Nicknamed ‘Black Jack’ for his seemingly permanent five-o’clock shadow, Brabham passed away peacefully in his Gold Coast home at around 6am. He was the first man to be knighted for services to motorsport.
An icon of world motor sport, Sir Jack won the F1 world championship in 1959, 1960 and 1966 – the final time cementing his place in history as the only man to win a title in a car of his own construction.
An air-force mechanic in World War II, Brabham’s motorsport career started on Australia’s dirt speedway tracks in the early 1940s, tasting victory in just his third race.

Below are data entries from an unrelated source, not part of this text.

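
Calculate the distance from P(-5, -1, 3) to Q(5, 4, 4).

d = √[(x₂-x₁)² + (y₂-y₁)² + (z₂-z₁)²]
  = √[10² + 5² + 1²]
  = √[100 + 25 + 1]
  = √126
  ≈ 11.22

11.22


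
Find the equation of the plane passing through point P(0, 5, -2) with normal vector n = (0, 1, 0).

The plane through P with normal n = (a, b, c) satisfies n·(r - P) = 0,
i.e. ax + by + cz = a·x₀ + b·y₀ + c·z₀.
d = 0·0 + 1·5 + 0·(-2)
  = 0 + 5 + 0
  = 5
Equation: y = 5

y = 5


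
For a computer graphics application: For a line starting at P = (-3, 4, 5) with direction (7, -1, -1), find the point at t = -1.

P(t) = P + t·d
  = (-3 + 7·(-1), 4 + (-1)·(-1), 5 + (-1)·(-1))
  = (-3 - 7, 4 + 1, 5 + 1)
  = (-10, 5, 6)

(-10, 5, 6)


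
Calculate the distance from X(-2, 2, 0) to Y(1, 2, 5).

d = √[(x₂-x₁)² + (y₂-y₁)² + (z₂-z₁)²]
  = √[3² + 0² + 5²]
  = √[9 + 0 + 25]
  = √34
  ≈ 5.831

5.831


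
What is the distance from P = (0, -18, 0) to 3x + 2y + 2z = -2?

distance = |a·x₀ + b·y₀ + c·z₀ - d| / √(a² + b² + c²)
  = |3·0 + 2·(-18) + 2·0 - (-2)| / √(3² + 2² + 2²)
  = |0 - 36 + 0 + 2| / √(9 + 4 + 4)
  = |-34| / √17
  = 34 / 4.123
  ≈ 8.246

8.246


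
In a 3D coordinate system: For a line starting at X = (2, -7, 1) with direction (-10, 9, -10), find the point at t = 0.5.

P(t) = X + t·d
  = (2 + (-10)·0.5, -7 + 9·0.5, 1 + (-10)·0.5)
  = (2 - 5, -7 + 4.5, 1 - 5)
  = (-3, -2.5, -4)

(-3, -2.5, -4)


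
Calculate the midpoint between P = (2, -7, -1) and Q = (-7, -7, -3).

M = ((x₁+x₂)/2, (y₁+y₂)/2, (z₁+z₂)/2)
  = ((2 - 7)/2, (-7 - 7)/2, (-1 - 3)/2)
  = (-5/2, -14/2, -4/2)
  = (-2.5, -7, -2)

(-2.5, -7, -2)


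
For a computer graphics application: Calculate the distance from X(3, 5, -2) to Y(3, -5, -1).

d = √[(x₂-x₁)² + (y₂-y₁)² + (z₂-z₁)²]
  = √[0² + (-10)² + 1²]
  = √[0 + 100 + 1]
  = √101
  ≈ 10.05

10.05


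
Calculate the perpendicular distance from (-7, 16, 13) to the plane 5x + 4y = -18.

distance = |a·x₀ + b·y₀ + c·z₀ - d| / √(a² + b² + c²)
  = |5·(-7) + 4·16 + 0·13 - (-18)| / √(5² + 4² + 0²)
  = |-35 + 64 + 0 + 18| / √(25 + 16 + 0)
  = |47| / √41
  = 47 / 6.403
  ≈ 7.34

7.34


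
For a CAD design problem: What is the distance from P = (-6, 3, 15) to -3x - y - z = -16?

distance = |a·x₀ + b·y₀ + c·z₀ - d| / √(a² + b² + c²)
  = |(-3)·(-6) + (-1)·3 + (-1)·15 - (-16)| / √((-3)² + (-1)² + (-1)²)
  = |18 - 3 - 15 + 16| / √(9 + 1 + 1)
  = |16| / √11
  = 16 / 3.317
  ≈ 4.824

4.824


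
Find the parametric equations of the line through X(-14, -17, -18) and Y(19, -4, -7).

Direction vector d = Y - X = (19 + 14, -4 + 17, -7 + 18) = (33, 13, 11)
Parametric form r = X + t·d:
x = -14 + 33t, y = -17 + 13t, z = -18 + 11t

x = -14 + 33t, y = -17 + 13t, z = -18 + 11t


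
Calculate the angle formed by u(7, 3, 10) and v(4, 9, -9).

u·v = 7·4 + 3·9 + 10·(-9) = 28 + 27 - 90 = -35
|u| = √(7² + 3² + 10²) = √158 ≈ 12.57
|v| = √(4² + 9² + (-9)²) = √178 ≈ 13.34
cos θ = (u·v)/(|u||v|) = -35/(12.57·13.34) ≈ -0.2087
θ = arccos(-0.2087) ≈ 102°

102°


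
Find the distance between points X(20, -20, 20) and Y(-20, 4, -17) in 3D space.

d = √[(x₂-x₁)² + (y₂-y₁)² + (z₂-z₁)²]
  = √[(-40)² + 24² + (-37)²]
  = √[1600 + 576 + 1369]
  = √3545
  ≈ 59.54

59.54


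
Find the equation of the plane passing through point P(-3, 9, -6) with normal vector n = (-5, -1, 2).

The plane through P with normal n = (a, b, c) satisfies n·(r - P) = 0,
i.e. ax + by + cz = a·x₀ + b·y₀ + c·z₀.
d = (-5)·(-3) + (-1)·9 + 2·(-6)
  = 15 - 9 - 12
  = -6
Equation: -5x - y + 2z = -6

-5x - y + 2z = -6


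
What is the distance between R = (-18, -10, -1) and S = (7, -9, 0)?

d = √[(x₂-x₁)² + (y₂-y₁)² + (z₂-z₁)²]
  = √[25² + 1² + 1²]
  = √[625 + 1 + 1]
  = √627
  ≈ 25.04

25.04


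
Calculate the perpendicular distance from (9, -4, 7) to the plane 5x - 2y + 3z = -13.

distance = |a·x₀ + b·y₀ + c·z₀ - d| / √(a² + b² + c²)
  = |5·9 + (-2)·(-4) + 3·7 - (-13)| / √(5² + (-2)² + 3²)
  = |45 + 8 + 21 + 13| / √(25 + 4 + 9)
  = |87| / √38
  = 87 / 6.164
  ≈ 14.11

14.11


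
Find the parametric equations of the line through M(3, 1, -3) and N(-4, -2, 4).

Direction vector d = N - M = (-4 - 3, -2 - 1, 4 + 3) = (-7, -3, 7)
Parametric form r = M + t·d:
x = 3 - 7t, y = 1 - 3t, z = -3 + 7t

x = 3 - 7t, y = 1 - 3t, z = -3 + 7t


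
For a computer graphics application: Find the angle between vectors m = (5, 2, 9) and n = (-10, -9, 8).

m·n = 5·(-10) + 2·(-9) + 9·8 = -50 - 18 + 72 = 4
|m| = √(5² + 2² + 9²) = √110 ≈ 10.49
|n| = √((-10)² + (-9)² + 8²) = √245 ≈ 15.65
cos θ = (m·n)/(|m||n|) = 4/(10.49·15.65) ≈ 0.02437
θ = arccos(0.02437) ≈ 88.6°

88.6°


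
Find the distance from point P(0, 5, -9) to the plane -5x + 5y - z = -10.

distance = |a·x₀ + b·y₀ + c·z₀ - d| / √(a² + b² + c²)
  = |(-5)·0 + 5·5 + (-1)·(-9) - (-10)| / √((-5)² + 5² + (-1)²)
  = |0 + 25 + 9 + 10| / √(25 + 25 + 1)
  = |44| / √51
  = 44 / 7.141
  ≈ 6.161

6.161


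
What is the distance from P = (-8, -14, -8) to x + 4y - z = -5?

distance = |a·x₀ + b·y₀ + c·z₀ - d| / √(a² + b² + c²)
  = |1·(-8) + 4·(-14) + (-1)·(-8) - (-5)| / √(1² + 4² + (-1)²)
  = |-8 - 56 + 8 + 5| / √(1 + 16 + 1)
  = |-51| / √18
  = 51 / 4.243
  ≈ 12.02

12.02


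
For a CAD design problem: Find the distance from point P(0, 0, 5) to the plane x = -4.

distance = |a·x₀ + b·y₀ + c·z₀ - d| / √(a² + b² + c²)
  = |1·0 + 0·0 + 0·5 - (-4)| / √(1² + 0² + 0²)
  = |0 + 0 + 0 + 4| / √(1 + 0 + 0)
  = |4| / √1
  = 4 / 1
  ≈ 4

4


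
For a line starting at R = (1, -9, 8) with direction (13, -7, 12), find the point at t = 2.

P(t) = R + t·d
  = (1 + 13·2, -9 + (-7)·2, 8 + 12·2)
  = (1 + 26, -9 - 14, 8 + 24)
  = (27, -23, 32)

(27, -23, 32)


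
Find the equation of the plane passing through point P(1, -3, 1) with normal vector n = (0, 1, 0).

The plane through P with normal n = (a, b, c) satisfies n·(r - P) = 0,
i.e. ax + by + cz = a·x₀ + b·y₀ + c·z₀.
d = 0·1 + 1·(-3) + 0·1
  = 0 - 3 + 0
  = -3
Equation: y = -3

y = -3


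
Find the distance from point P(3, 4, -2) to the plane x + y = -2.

distance = |a·x₀ + b·y₀ + c·z₀ - d| / √(a² + b² + c²)
  = |1·3 + 1·4 + 0·(-2) - (-2)| / √(1² + 1² + 0²)
  = |3 + 4 + 0 + 2| / √(1 + 1 + 0)
  = |9| / √2
  = 9 / 1.414
  ≈ 6.364

6.364


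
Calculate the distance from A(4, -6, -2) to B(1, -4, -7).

d = √[(x₂-x₁)² + (y₂-y₁)² + (z₂-z₁)²]
  = √[(-3)² + 2² + (-5)²]
  = √[9 + 4 + 25]
  = √38
  ≈ 6.164

6.164


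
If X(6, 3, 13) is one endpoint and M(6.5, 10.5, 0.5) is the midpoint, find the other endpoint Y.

Y = 2M - X
  = (2·6.5 - 6, 2·10.5 - 3, 2·0.5 - 13)
  = (13 - 6, 21 - 3, 1 - 13)
  = (7, 18, -12)

(7, 18, -12)


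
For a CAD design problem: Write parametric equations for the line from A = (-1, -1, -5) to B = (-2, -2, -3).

Direction vector d = B - A = (-2 + 1, -2 + 1, -3 + 5) = (-1, -1, 2)
Parametric form r = A + t·d:
x = -1 - t, y = -1 - t, z = -5 + 2t

x = -1 - t, y = -1 - t, z = -5 + 2t


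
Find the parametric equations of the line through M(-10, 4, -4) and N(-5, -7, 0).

Direction vector d = N - M = (-5 + 10, -7 - 4, 0 + 4) = (5, -11, 4)
Parametric form r = M + t·d:
x = -10 + 5t, y = 4 - 11t, z = -4 + 4t

x = -10 + 5t, y = 4 - 11t, z = -4 + 4t


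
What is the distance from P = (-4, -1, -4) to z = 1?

distance = |a·x₀ + b·y₀ + c·z₀ - d| / √(a² + b² + c²)
  = |0·(-4) + 0·(-1) + 1·(-4) - 1| / √(0² + 0² + 1²)
  = |0 + 0 - 4 - 1| / √(0 + 0 + 1)
  = |-5| / √1
  = 5 / 1
  ≈ 5

5


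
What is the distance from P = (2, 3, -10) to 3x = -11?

distance = |a·x₀ + b·y₀ + c·z₀ - d| / √(a² + b² + c²)
  = |3·2 + 0·3 + 0·(-10) - (-11)| / √(3² + 0² + 0²)
  = |6 + 0 + 0 + 11| / √(9 + 0 + 0)
  = |17| / √9
  = 17 / 3
  ≈ 5.667

5.667


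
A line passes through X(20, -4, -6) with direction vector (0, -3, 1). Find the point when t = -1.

P(t) = X + t·d
  = (20 + 0·(-1), -4 + (-3)·(-1), -6 + 1·(-1))
  = (20 + 0, -4 + 3, -6 - 1)
  = (20, -1, -7)

(20, -1, -7)


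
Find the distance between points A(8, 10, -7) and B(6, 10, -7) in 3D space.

d = √[(x₂-x₁)² + (y₂-y₁)² + (z₂-z₁)²]
  = √[(-2)² + 0² + 0²]
  = √[4 + 0 + 0]
  = √4
  ≈ 2

2


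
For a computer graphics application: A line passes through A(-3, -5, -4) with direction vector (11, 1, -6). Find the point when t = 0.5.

P(t) = A + t·d
  = (-3 + 11·0.5, -5 + 1·0.5, -4 + (-6)·0.5)
  = (-3 + 5.5, -5 + 0.5, -4 - 3)
  = (2.5, -4.5, -7)

(2.5, -4.5, -7)


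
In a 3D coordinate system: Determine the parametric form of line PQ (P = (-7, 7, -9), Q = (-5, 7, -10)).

Direction vector d = Q - P = (-5 + 7, 7 - 7, -10 + 9) = (2, 0, -1)
Parametric form r = P + t·d:
x = -7 + 2t, y = 7, z = -9 - t

x = -7 + 2t, y = 7, z = -9 - t


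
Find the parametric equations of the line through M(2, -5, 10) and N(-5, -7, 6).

Direction vector d = N - M = (-5 - 2, -7 + 5, 6 - 10) = (-7, -2, -4)
Parametric form r = M + t·d:
x = 2 - 7t, y = -5 - 2t, z = 10 - 4t

x = 2 - 7t, y = -5 - 2t, z = 10 - 4t


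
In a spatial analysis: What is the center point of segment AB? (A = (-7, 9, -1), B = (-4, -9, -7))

M = ((x₁+x₂)/2, (y₁+y₂)/2, (z₁+z₂)/2)
  = ((-7 - 4)/2, (9 - 9)/2, (-1 - 7)/2)
  = (-11/2, 0/2, -8/2)
  = (-5.5, 0, -4)

(-5.5, 0, -4)


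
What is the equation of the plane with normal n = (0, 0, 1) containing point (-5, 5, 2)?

The plane through P with normal n = (a, b, c) satisfies n·(r - P) = 0,
i.e. ax + by + cz = a·x₀ + b·y₀ + c·z₀.
d = 0·(-5) + 0·5 + 1·2
  = 0 + 0 + 2
  = 2
Equation: z = 2

z = 2


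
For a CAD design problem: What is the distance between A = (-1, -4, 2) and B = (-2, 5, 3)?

d = √[(x₂-x₁)² + (y₂-y₁)² + (z₂-z₁)²]
  = √[(-1)² + 9² + 1²]
  = √[1 + 81 + 1]
  = √83
  ≈ 9.11

9.11


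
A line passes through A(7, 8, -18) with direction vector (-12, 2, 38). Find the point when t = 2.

P(t) = A + t·d
  = (7 + (-12)·2, 8 + 2·2, -18 + 38·2)
  = (7 - 24, 8 + 4, -18 + 76)
  = (-17, 12, 58)

(-17, 12, 58)


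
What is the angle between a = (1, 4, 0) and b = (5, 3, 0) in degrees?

a·b = 1·5 + 4·3 + 0·0 = 5 + 12 + 0 = 17
|a| = √(1² + 4² + 0²) = √17 ≈ 4.123
|b| = √(5² + 3² + 0²) = √34 ≈ 5.831
cos θ = (a·b)/(|a||b|) = 17/(4.123·5.831) ≈ 0.7071
θ = arccos(0.7071) ≈ 45°

45°


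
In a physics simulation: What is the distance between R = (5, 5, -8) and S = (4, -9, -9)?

d = √[(x₂-x₁)² + (y₂-y₁)² + (z₂-z₁)²]
  = √[(-1)² + (-14)² + (-1)²]
  = √[1 + 196 + 1]
  = √198
  ≈ 14.07

14.07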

Brabham travelled to Europe in 1955 to join the Cooper Racing Team and his engineering prowess helped the British team revolutionise racing by shifting his car’s engine from the front of the vehicle to the back – a mid-mounted configuration still used by Formula 1 today.
Brabham won the 1959 championship with Cooper, despite famously running out of fuel in the last race and pushing his car to the finish, then developed an improved version of the car and won another title the following year.
In 1962, Brabham joined forces with fellow Aussie Ron Tauranac to design and engineer their own cars under the Brabham name. Their first F1 car was the Brabham BT-3, which debuted at the 1962 German Grand Prix.
But it was the Repco-engined BT-19 in which Jack clinched his third world title in 1966, with Brabham also claiming the constructors’ championship that year, and again in 1967 when New Zealander Denny Hulme took out the drivers’ championship in a Repco-Brabham.
After scoring his final Grand Prix win in South Africa in 1970, Brabham retired from racing aged 44.
Brabham is survived by his second wife, Lady Margaret, and sons to his first wife Betty – Geoff, Gary and David, themselves all proven professional racers. Two grandsons, Geoff’s son Matthew and David’s son Sam, are now enjoying success on the international stage.